Die Bewertung dieser Indizien dahin, sie seien schon für sich genommen mit Blick auf den gegen den Angeklagten erhobenen Tatvorwurf wenig gewichtig, beruht auf möglichen und daher vom Revisionsgericht hinzunehmenden Schlussfolgerungen. Denn die Strafkammer hat sich in diesem Zusammenhang u.a. mit sachverständiger Hilfe die Überzeugung verschafft, dass das vom Angeklagten S. entliehene Gerät für die Verbindung der in der Plantagenanlage verbauten Rohre technisch ungeeignet war und die von ihm erworbenen Sicherungen zwar in bestimmten Gebäudeteilen Verwendung fanden, nicht aber in der Plantage. Als tatsachenfundiert erweist sich auch der vom Landgericht erwogene Umstand, die häufige Anwesenheit des Angeklagten in dem Gebäude in T. sei vor dem Hintergrund von dessen Hausmeistertätigkeit für den Vermieter, also seinen Vater bzw. dessen Firma, erklärlich, jedenfalls könne dem Angeklagten seine dahingehende Einlassung nicht widerlegt werden. Die Auffassung des Landgerichts, die Äußerung des Angeklagten gegenüber seiner Ehefrau sei mehrdeutig und daher nicht notwendigerweise als ihn belastend zu interpretieren, stellt angesichts der umfassend bedachten Gesamtumstände, unter denen sie gefallen ist, ebenfalls eine mögliche Wertung dar. Es ist nicht Aufgabe des Revisionsgerichts zu prüfen, ob eine andere Auslegung nähergelegen hätte.

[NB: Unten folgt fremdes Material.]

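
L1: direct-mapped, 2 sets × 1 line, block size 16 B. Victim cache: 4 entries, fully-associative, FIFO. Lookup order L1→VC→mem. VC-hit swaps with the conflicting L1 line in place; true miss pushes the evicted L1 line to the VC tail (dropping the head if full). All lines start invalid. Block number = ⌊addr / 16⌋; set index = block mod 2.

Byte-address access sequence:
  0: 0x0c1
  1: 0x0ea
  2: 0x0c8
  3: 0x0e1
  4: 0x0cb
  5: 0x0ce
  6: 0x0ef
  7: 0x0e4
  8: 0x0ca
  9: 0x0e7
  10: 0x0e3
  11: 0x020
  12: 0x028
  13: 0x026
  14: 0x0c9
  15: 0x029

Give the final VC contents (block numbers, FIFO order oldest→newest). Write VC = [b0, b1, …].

VC = [12, 14]

#0 0xc1→b12/s0 MISS; vc=[]
#1 0xea→b14/s0 MISS; vc=[12]
#2 0xc8→b12/s0 VC-HIT; vc=[14]
#3 0xe1→b14/s0 VC-HIT; vc=[12]
#4 0xcb→b12/s0 VC-HIT; vc=[14]
#5 0xce→b12/s0 L1-HIT; vc=[14]
#6 0xef→b14/s0 VC-HIT; vc=[12]
#7 0xe4→b14/s0 L1-HIT; vc=[12]
#8 0xca→b12/s0 VC-HIT; vc=[14]
#9 0xe7→b14/s0 VC-HIT; vc=[12]
#10 0xe3→b14/s0 L1-HIT; vc=[12]
#11 0x20→b2/s0 MISS; vc=[12,14]
#12 0x28→b2/s0 L1-HIT; vc=[12,14]
#13 0x26→b2/s0 L1-HIT; vc=[12,14]
#14 0xc9→b12/s0 VC-HIT; vc=[2,14]
#15 0x29→b2/s0 VC-HIT; vc=[12,14]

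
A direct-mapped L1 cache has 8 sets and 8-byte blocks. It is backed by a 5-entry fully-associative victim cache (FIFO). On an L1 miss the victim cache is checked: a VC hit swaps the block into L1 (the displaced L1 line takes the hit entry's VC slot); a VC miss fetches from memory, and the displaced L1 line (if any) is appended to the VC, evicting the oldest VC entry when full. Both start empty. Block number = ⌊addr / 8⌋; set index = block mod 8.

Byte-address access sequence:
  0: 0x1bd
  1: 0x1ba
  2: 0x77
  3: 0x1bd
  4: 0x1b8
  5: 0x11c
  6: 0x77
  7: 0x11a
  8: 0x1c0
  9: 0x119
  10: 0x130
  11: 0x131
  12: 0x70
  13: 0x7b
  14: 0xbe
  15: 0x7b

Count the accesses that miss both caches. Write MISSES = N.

#0 0x1bd→b55/s7 MISS; vc=[]
#1 0x1ba→b55/s7 L1-HIT; vc=[]
#2 0x77→b14/s6 MISS; vc=[]
#3 0x1bd→b55/s7 L1-HIT; vc=[]
#4 0x1b8→b55/s7 L1-HIT; vc=[]
#5 0x11c→b35/s3 MISS; vc=[]
#6 0x77→b14/s6 L1-HIT; vc=[]
#7 0x11a→b35/s3 L1-HIT; vc=[]
#8 0x1c0→b56/s0 MISS; vc=[]
#9 0x119→b35/s3 L1-HIT; vc=[]
#10 0x130→b38/s6 MISS; vc=[14]
#11 0x131→b38/s6 L1-HIT; vc=[14]
#12 0x70→b14/s6 VC-HIT; vc=[38]
#13 0x7b→b15/s7 MISS; vc=[38,55]
#14 0xbe→b23/s7 MISS; vc=[38,55,15]
#15 0x7b→b15/s7 VC-HIT; vc=[38,55,23]

MISSES = 7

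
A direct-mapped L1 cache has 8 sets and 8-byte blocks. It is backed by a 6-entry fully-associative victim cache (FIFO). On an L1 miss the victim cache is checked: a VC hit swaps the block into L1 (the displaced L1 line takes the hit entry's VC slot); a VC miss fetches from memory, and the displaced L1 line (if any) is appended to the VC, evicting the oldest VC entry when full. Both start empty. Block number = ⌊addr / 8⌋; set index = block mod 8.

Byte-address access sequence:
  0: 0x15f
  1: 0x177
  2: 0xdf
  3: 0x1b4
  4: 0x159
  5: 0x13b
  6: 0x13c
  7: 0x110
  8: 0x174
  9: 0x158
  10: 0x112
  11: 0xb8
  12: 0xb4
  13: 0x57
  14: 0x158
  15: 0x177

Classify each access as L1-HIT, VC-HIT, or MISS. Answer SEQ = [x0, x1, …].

SEQ = [MISS, MISS, MISS, MISS, VC-HIT, MISS, L1-HIT, MISS, VC-HIT, L1-HIT, L1-HIT, MISS, MISS, MISS, L1-HIT, VC-HIT]

0: 0x15f (blk 43, set 3) → MISS  vc=[]
1: 0x177 (blk 46, set 6) → MISS  vc=[]
2: 0xdf (blk 27, set 3) → MISS  vc=[43]
3: 0x1b4 (blk 54, set 6) → MISS  vc=[43, 46]
4: 0x159 (blk 43, set 3) → VC-HIT  vc=[27, 46]
5: 0x13b (blk 39, set 7) → MISS  vc=[27, 46]
6: 0x13c (blk 39, set 7) → L1-HIT  vc=[27, 46]
7: 0x110 (blk 34, set 2) → MISS  vc=[27, 46]
8: 0x174 (blk 46, set 6) → VC-HIT  vc=[27, 54]
9: 0x158 (blk 43, set 3) → L1-HIT  vc=[27, 54]
10: 0x112 (blk 34, set 2) → L1-HIT  vc=[27, 54]
11: 0xb8 (blk 23, set 7) → MISS  vc=[27, 54, 39]
12: 0xb4 (blk 22, set 6) → MISS  vc=[27, 54, 39, 46]
13: 0x57 (blk 10, set 2) → MISS  vc=[27, 54, 39, 46, 34]
14: 0x158 (blk 43, set 3) → L1-HIT  vc=[27, 54, 39, 46, 34]
15: 0x177 (blk 46, set 6) → VC-HIT  vc=[27, 54, 39, 22, 34]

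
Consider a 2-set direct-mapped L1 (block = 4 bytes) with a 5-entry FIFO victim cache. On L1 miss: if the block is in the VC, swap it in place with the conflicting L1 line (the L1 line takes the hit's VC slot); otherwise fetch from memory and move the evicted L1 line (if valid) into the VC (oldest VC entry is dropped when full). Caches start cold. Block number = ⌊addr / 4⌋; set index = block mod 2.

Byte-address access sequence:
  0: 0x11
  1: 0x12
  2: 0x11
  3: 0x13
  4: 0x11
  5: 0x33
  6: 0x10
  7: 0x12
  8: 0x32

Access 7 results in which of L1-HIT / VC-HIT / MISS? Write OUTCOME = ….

#0 0x11→b4/s0 MISS; vc=[]
#1 0x12→b4/s0 L1-HIT; vc=[]
#2 0x11→b4/s0 L1-HIT; vc=[]
#3 0x13→b4/s0 L1-HIT; vc=[]
#4 0x11→b4/s0 L1-HIT; vc=[]
#5 0x33→b12/s0 MISS; vc=[4]
#6 0x10→b4/s0 VC-HIT; vc=[12]
#7 0x12→b4/s0 L1-HIT; vc=[12]
#8 0x32→b12/s0 VC-HIT; vc=[4]

OUTCOME = L1-HIT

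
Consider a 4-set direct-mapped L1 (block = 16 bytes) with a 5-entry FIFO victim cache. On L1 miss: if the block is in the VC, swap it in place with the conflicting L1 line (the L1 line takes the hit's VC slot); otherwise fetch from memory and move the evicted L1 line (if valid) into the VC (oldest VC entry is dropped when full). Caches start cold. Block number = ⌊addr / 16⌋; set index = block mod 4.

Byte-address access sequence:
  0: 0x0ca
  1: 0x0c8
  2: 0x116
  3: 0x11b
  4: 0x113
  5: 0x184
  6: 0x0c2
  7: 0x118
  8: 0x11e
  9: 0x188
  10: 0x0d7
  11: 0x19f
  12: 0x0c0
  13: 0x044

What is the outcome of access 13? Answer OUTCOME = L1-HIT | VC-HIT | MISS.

OUTCOME = MISS

#0 0xca→b12/s0 MISS; vc=[]
#1 0xc8→b12/s0 L1-HIT; vc=[]
#2 0x116→b17/s1 MISS; vc=[]
#3 0x11b→b17/s1 L1-HIT; vc=[]
#4 0x113→b17/s1 L1-HIT; vc=[]
#5 0x184→b24/s0 MISS; vc=[12]
#6 0xc2→b12/s0 VC-HIT; vc=[24]
#7 0x118→b17/s1 L1-HIT; vc=[24]
#8 0x11e→b17/s1 L1-HIT; vc=[24]
#9 0x188→b24/s0 VC-HIT; vc=[12]
#10 0xd7→b13/s1 MISS; vc=[12,17]
#11 0x19f→b25/s1 MISS; vc=[12,17,13]
#12 0xc0→b12/s0 VC-HIT; vc=[24,17,13]
#13 0x44→b4/s0 MISS; vc=[24,17,13,12]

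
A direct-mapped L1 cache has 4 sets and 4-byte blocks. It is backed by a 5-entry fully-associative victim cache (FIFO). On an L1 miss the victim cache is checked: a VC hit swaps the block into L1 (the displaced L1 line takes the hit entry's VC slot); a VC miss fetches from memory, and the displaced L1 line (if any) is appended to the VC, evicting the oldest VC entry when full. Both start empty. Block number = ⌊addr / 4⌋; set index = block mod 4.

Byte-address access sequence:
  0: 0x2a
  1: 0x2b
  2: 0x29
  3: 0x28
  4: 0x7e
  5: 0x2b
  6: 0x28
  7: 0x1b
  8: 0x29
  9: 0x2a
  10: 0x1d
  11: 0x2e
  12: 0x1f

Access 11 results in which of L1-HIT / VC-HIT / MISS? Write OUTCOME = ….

  [0] addr=0x2a blk=10 s=2: MISS | VC []
  [1] addr=0x2b blk=10 s=2: L1-HIT | VC []
  [2] addr=0x29 blk=10 s=2: L1-HIT | VC []
  [3] addr=0x28 blk=10 s=2: L1-HIT | VC []
  [4] addr=0x7e blk=31 s=3: MISS | VC []
  [5] addr=0x2b blk=10 s=2: L1-HIT | VC []
  [6] addr=0x28 blk=10 s=2: L1-HIT | VC []
  [7] addr=0x1b blk=6 s=2: MISS | VC [10]
  [8] addr=0x29 blk=10 s=2: VC-HIT | VC [6]
  [9] addr=0x2a blk=10 s=2: L1-HIT | VC [6]
  [10] addr=0x1d blk=7 s=3: MISS | VC [6, 31]
  [11] addr=0x2e blk=11 s=3: MISS | VC [6, 31, 7]
  [12] addr=0x1f blk=7 s=3: VC-HIT | VC [6, 31, 11]

OUTCOME = MISS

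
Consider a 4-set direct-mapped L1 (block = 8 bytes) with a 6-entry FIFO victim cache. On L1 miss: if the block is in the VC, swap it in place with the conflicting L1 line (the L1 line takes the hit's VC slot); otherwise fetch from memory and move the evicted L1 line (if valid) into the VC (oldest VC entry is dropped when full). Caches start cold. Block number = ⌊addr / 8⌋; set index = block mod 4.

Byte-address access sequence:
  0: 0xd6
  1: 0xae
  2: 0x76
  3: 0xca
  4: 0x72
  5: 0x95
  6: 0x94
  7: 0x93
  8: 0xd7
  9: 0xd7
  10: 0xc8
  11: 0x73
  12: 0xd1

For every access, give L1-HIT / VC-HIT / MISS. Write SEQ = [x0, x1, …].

SEQ = [MISS, MISS, MISS, MISS, L1-HIT, MISS, L1-HIT, L1-HIT, VC-HIT, L1-HIT, L1-HIT, VC-HIT, VC-HIT]

#0 0xd6→b26/s2 MISS; vc=[]
#1 0xae→b21/s1 MISS; vc=[]
#2 0x76→b14/s2 MISS; vc=[26]
#3 0xca→b25/s1 MISS; vc=[26,21]
#4 0x72→b14/s2 L1-HIT; vc=[26,21]
#5 0x95→b18/s2 MISS; vc=[26,21,14]
#6 0x94→b18/s2 L1-HIT; vc=[26,21,14]
#7 0x93→b18/s2 L1-HIT; vc=[26,21,14]
#8 0xd7→b26/s2 VC-HIT; vc=[18,21,14]
#9 0xd7→b26/s2 L1-HIT; vc=[18,21,14]
#10 0xc8→b25/s1 L1-HIT; vc=[18,21,14]
#11 0x73→b14/s2 VC-HIT; vc=[18,21,26]
#12 0xd1→b26/s2 VC-HIT; vc=[18,21,14]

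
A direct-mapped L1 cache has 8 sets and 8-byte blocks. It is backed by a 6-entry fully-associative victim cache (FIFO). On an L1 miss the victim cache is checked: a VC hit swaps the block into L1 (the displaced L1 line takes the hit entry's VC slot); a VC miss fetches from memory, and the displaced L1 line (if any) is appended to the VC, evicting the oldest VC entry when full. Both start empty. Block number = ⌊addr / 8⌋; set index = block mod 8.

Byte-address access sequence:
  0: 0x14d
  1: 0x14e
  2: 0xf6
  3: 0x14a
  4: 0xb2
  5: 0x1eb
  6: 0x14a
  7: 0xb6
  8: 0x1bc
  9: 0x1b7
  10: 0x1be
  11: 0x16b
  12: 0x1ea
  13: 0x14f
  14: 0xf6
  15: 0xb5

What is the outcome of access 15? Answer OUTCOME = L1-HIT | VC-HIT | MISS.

OUTCOME = VC-HIT

0: 0x14d (blk 41, set 1) → MISS  vc=[]
1: 0x14e (blk 41, set 1) → L1-HIT  vc=[]
2: 0xf6 (blk 30, set 6) → MISS  vc=[]
3: 0x14a (blk 41, set 1) → L1-HIT  vc=[]
4: 0xb2 (blk 22, set 6) → MISS  vc=[30]
5: 0x1eb (blk 61, set 5) → MISS  vc=[30]
6: 0x14a (blk 41, set 1) → L1-HIT  vc=[30]
7: 0xb6 (blk 22, set 6) → L1-HIT  vc=[30]
8: 0x1bc (blk 55, set 7) → MISS  vc=[30]
9: 0x1b7 (blk 54, set 6) → MISS  vc=[30, 22]
10: 0x1be (blk 55, set 7) → L1-HIT  vc=[30, 22]
11: 0x16b (blk 45, set 5) → MISS  vc=[30, 22, 61]
12: 0x1ea (blk 61, set 5) → VC-HIT  vc=[30, 22, 45]
13: 0x14f (blk 41, set 1) → L1-HIT  vc=[30, 22, 45]
14: 0xf6 (blk 30, set 6) → VC-HIT  vc=[54, 22, 45]
15: 0xb5 (blk 22, set 6) → VC-HIT  vc=[54, 30, 45]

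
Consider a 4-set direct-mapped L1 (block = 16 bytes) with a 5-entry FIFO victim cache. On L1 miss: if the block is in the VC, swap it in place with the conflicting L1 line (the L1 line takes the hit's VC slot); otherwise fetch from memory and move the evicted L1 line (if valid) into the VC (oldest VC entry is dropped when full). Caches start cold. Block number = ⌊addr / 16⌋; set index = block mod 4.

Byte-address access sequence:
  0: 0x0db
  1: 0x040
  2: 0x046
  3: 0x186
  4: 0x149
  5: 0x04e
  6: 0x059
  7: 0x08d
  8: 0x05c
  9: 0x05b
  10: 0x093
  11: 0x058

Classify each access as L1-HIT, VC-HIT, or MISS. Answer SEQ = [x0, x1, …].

0: 0xdb (blk 13, set 1) → MISS  vc=[]
1: 0x40 (blk 4, set 0) → MISS  vc=[]
2: 0x46 (blk 4, set 0) → L1-HIT  vc=[]
3: 0x186 (blk 24, set 0) → MISS  vc=[4]
4: 0x149 (blk 20, set 0) → MISS  vc=[4, 24]
5: 0x4e (blk 4, set 0) → VC-HIT  vc=[20, 24]
6: 0x59 (blk 5, set 1) → MISS  vc=[20, 24, 13]
7: 0x8d (blk 8, set 0) → MISS  vc=[20, 24, 13, 4]
8: 0x5c (blk 5, set 1) → L1-HIT  vc=[20, 24, 13, 4]
9: 0x5b (blk 5, set 1) → L1-HIT  vc=[20, 24, 13, 4]
10: 0x93 (blk 9, set 1) → MISS  vc=[20, 24, 13, 4, 5]
11: 0x58 (blk 5, set 1) → VC-HIT  vc=[20, 24, 13, 4, 9]

SEQ = [MISS, MISS, L1-HIT, MISS, MISS, VC-HIT, MISS, MISS, L1-HIT, L1-HIT, MISS, VC-HIT]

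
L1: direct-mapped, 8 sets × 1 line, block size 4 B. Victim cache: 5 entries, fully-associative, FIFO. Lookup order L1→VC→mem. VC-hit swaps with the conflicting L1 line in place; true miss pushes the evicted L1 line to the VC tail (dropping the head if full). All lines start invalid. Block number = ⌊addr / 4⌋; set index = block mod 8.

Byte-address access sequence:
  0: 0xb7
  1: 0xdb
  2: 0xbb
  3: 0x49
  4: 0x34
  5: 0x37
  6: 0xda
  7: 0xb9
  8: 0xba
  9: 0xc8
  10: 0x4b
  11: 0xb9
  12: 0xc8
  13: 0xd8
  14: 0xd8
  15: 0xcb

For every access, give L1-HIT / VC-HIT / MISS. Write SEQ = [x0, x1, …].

  [0] addr=0xb7 blk=45 s=5: MISS | VC []
  [1] addr=0xdb blk=54 s=6: MISS | VC []
  [2] addr=0xbb blk=46 s=6: MISS | VC [54]
  [3] addr=0x49 blk=18 s=2: MISS | VC [54]
  [4] addr=0x34 blk=13 s=5: MISS | VC [54, 45]
  [5] addr=0x37 blk=13 s=5: L1-HIT | VC [54, 45]
  [6] addr=0xda blk=54 s=6: VC-HIT | VC [46, 45]
  [7] addr=0xb9 blk=46 s=6: VC-HIT | VC [54, 45]
  [8] addr=0xba blk=46 s=6: L1-HIT | VC [54, 45]
  [9] addr=0xc8 blk=50 s=2: MISS | VC [54, 45, 18]
  [10] addr=0x4b blk=18 s=2: VC-HIT | VC [54, 45, 50]
  [11] addr=0xb9 blk=46 s=6: L1-HIT | VC [54, 45, 50]
  [12] addr=0xc8 blk=50 s=2: VC-HIT | VC [54, 45, 18]
  [13] addr=0xd8 blk=54 s=6: VC-HIT | VC [46, 45, 18]
  [14] addr=0xd8 blk=54 s=6: L1-HIT | VC [46, 45, 18]
  [15] addr=0xcb blk=50 s=2: L1-HIT | VC [46, 45, 18]

SEQ = [MISS, MISS, MISS, MISS, MISS, L1-HIT, VC-HIT, VC-HIT, L1-HIT, MISS, VC-HIT, L1-HIT, VC-HIT, VC-HIT, L1-HIT, L1-HIT]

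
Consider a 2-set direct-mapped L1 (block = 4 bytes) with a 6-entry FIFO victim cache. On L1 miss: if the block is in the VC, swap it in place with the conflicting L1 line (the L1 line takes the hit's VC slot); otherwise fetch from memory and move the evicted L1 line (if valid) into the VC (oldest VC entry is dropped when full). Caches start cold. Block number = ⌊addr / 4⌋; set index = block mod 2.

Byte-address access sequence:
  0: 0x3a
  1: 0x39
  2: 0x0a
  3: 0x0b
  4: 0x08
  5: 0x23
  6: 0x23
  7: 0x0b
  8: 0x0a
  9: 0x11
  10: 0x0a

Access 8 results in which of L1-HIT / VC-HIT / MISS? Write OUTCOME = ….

#0 0x3a→b14/s0 MISS; vc=[]
#1 0x39→b14/s0 L1-HIT; vc=[]
#2 0xa→b2/s0 MISS; vc=[14]
#3 0xb→b2/s0 L1-HIT; vc=[14]
#4 0x8→b2/s0 L1-HIT; vc=[14]
#5 0x23→b8/s0 MISS; vc=[14,2]
#6 0x23→b8/s0 L1-HIT; vc=[14,2]
#7 0xb→b2/s0 VC-HIT; vc=[14,8]
#8 0xa→b2/s0 L1-HIT; vc=[14,8]
#9 0x11→b4/s0 MISS; vc=[14,8,2]
#10 0xa→b2/s0 VC-HIT; vc=[14,8,4]

OUTCOME = L1-HIT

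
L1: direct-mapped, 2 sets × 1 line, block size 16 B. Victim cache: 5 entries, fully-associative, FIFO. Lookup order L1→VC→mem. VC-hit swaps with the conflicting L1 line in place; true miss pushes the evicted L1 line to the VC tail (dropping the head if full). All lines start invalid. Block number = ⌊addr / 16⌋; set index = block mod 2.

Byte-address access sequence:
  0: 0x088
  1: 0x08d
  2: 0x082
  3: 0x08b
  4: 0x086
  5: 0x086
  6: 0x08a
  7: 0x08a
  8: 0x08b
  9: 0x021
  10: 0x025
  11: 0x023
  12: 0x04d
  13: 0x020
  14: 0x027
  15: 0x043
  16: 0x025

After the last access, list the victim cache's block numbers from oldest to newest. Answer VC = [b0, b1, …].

0: 0x88 (blk 8, set 0) → MISS  vc=[]
1: 0x8d (blk 8, set 0) → L1-HIT  vc=[]
2: 0x82 (blk 8, set 0) → L1-HIT  vc=[]
3: 0x8b (blk 8, set 0) → L1-HIT  vc=[]
4: 0x86 (blk 8, set 0) → L1-HIT  vc=[]
5: 0x86 (blk 8, set 0) → L1-HIT  vc=[]
6: 0x8a (blk 8, set 0) → L1-HIT  vc=[]
7: 0x8a (blk 8, set 0) → L1-HIT  vc=[]
8: 0x8b (blk 8, set 0) → L1-HIT  vc=[]
9: 0x21 (blk 2, set 0) → MISS  vc=[8]
10: 0x25 (blk 2, set 0) → L1-HIT  vc=[8]
11: 0x23 (blk 2, set 0) → L1-HIT  vc=[8]
12: 0x4d (blk 4, set 0) → MISS  vc=[8, 2]
13: 0x20 (blk 2, set 0) → VC-HIT  vc=[8, 4]
14: 0x27 (blk 2, set 0) → L1-HIT  vc=[8, 4]
15: 0x43 (blk 4, set 0) → VC-HIT  vc=[8, 2]
16: 0x25 (blk 2, set 0) → VC-HIT  vc=[8, 4]

VC = [8, 4]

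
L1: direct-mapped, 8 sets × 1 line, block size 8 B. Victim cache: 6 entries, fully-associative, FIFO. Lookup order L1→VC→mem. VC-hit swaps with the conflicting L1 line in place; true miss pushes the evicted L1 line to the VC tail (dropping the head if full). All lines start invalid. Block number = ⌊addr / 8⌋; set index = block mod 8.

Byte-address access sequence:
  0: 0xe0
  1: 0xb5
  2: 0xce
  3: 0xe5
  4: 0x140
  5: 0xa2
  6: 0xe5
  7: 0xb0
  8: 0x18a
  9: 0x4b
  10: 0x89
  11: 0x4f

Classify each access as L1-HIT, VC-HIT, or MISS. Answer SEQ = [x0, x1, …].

SEQ = [MISS, MISS, MISS, L1-HIT, MISS, MISS, VC-HIT, L1-HIT, MISS, MISS, MISS, VC-HIT]

  [0] addr=0xe0 blk=28 s=4: MISS | VC []
  [1] addr=0xb5 blk=22 s=6: MISS | VC []
  [2] addr=0xce blk=25 s=1: MISS | VC []
  [3] addr=0xe5 blk=28 s=4: L1-HIT | VC []
  [4] addr=0x140 blk=40 s=0: MISS | VC []
  [5] addr=0xa2 blk=20 s=4: MISS | VC [28]
  [6] addr=0xe5 blk=28 s=4: VC-HIT | VC [20]
  [7] addr=0xb0 blk=22 s=6: L1-HIT | VC [20]
  [8] addr=0x18a blk=49 s=1: MISS | VC [20, 25]
  [9] addr=0x4b blk=9 s=1: MISS | VC [20, 25, 49]
  [10] addr=0x89 blk=17 s=1: MISS | VC [20, 25, 49, 9]
  [11] addr=0x4f blk=9 s=1: VC-HIT | VC [20, 25, 49, 17]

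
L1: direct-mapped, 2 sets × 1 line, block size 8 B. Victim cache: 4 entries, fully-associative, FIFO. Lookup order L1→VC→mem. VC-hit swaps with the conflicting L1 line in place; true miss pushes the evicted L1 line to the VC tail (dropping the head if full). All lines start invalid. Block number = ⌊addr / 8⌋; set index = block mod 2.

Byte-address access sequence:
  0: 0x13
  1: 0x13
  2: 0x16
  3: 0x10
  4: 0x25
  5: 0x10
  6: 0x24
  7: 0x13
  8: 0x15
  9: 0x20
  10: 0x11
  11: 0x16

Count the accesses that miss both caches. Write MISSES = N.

#0 0x13→b2/s0 MISS; vc=[]
#1 0x13→b2/s0 L1-HIT; vc=[]
#2 0x16→b2/s0 L1-HIT; vc=[]
#3 0x10→b2/s0 L1-HIT; vc=[]
#4 0x25→b4/s0 MISS; vc=[2]
#5 0x10→b2/s0 VC-HIT; vc=[4]
#6 0x24→b4/s0 VC-HIT; vc=[2]
#7 0x13→b2/s0 VC-HIT; vc=[4]
#8 0x15→b2/s0 L1-HIT; vc=[4]
#9 0x20→b4/s0 VC-HIT; vc=[2]
#10 0x11→b2/s0 VC-HIT; vc=[4]
#11 0x16→b2/s0 L1-HIT; vc=[4]

MISSES = 2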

bb) Die Urteilsgründe lassen insoweit auch nicht besorgen, dass die zuvor erwähnten Beweiserwägungen zum Vorteil des Angeklagten lückenhaft sind, weil sich das Landgericht auf deren bloß isolierte Betrachtung beschränkt hätte.

Vielmehr hat es eine Reihe weiterer gewichtiger Beweisanzeichen in seine Erwägungen mit einbezogen und diese ohne Rechtsfehler sämtlich als entlastend bewertet. Dazu gehört, dass sich das Landgericht schon von dem behaupteten Wasserschaden im dritten Stock des Gebäudes, also in den Räumen der Plantage, bei dessen Beseitigung der Angeklagte von der Plantage Kenntnis erlangt haben soll, mit tragfähiger Begründung nicht zu überzeugen vermocht, sondern einen solchen Schaden allenfalls für das darunter liegende Stockwerk als erwiesen angesehen hat. Trotz noch von der Strafkammer angeordneter Nachermittlungen konnten in den Räumlichkeiten der Plantage auch keine DNA-Spuren des Angeklagten S. gefunden werden. Ferner hat das Landgericht berücksichtigt, dass Styroporboxen wie diejenigen, in denen das für den gesondert verfolgten L. , der sich auf § 55 StPO berufen hat, bestimmte Rauschgift der Anklage zufolge verpackt gewesen und diesem von S. übergeben worden sein soll, im gesamten Gebäude für unterschiedliche Zwecke Verwendung fanden.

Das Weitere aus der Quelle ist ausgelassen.